A cup of coffee will cool down because it's giving out its heat energy to the surroundings. There are 3 methods of heat transfer:
Conduction: The heat energy is passed around the object from atoms bumping into each other. Most metals are good conductors.
Convection: This type of heat transfer only occurs in fluids (gases or liquids). It is when a fluid moves around and carries heat with it. Some of the fluid gets heated and rises (because it is less dense). At the top, the fluid will cool and fall back down again. Key words: convection current
Radiation: Using this method, heat can travel through a vacuum.The energy is carried in infrared waves.
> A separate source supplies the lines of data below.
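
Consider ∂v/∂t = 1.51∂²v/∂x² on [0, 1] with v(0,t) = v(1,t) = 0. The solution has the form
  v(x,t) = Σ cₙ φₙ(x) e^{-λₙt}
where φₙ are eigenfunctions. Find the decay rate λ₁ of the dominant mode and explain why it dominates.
Eigenvalues: λₙ = 1.51n²π².
First three modes:
  n=1: λ₁ = 1.51π² ≈ 14.903
  n=2: λ₂ = 6.04π² ≈ 59.612 (4× faster decay)
  n=3: λ₃ = 13.59π² ≈ 134.128 (9× faster decay)
As t → ∞, higher modes decay exponentially faster. The n=1 mode dominates: v ~ c₁ sin(πx) e^{-λ₁t}.
Decay rate: λ₁ = 1.51π² ≈ 14.903.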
Refraction Keywords Galore
Refraction: The bending of light through different materials
Opaque: Lets no light through
Translucent: Lets some light through
Transparent: Lets all light through
Incident ray: The beam of light that is arriving in a prism
Angle of incidence: The angular distance of the incident ray from the normal
Normal: A line straight through the middle of the prism
Refracted ray: The beam of light that comes out of a prism
Angle of Refraction: The angular distance of the refracted ray from the normal.
Light + Lenses
Convex lenses make light converge
Concave lenses make light diverge
White light splits into different colours when it travels through a prism.
Remember ROY G BIV
Sound and Hearing
- Sound travels as waves formed when something vibrates
- Sound needs a medium to travel through!
- High pitched noises are high frequency
- Low pitched noises are low frequency
- Loud noises have high amplitude
- Quiet noises have low amplitude
- Frequency is measured in Hertz
- Human hearing is from around 20Hz to 20kHz.
- Amplitude is measured in decibels (dB)
- Sounds above 80dB can damage your hearing.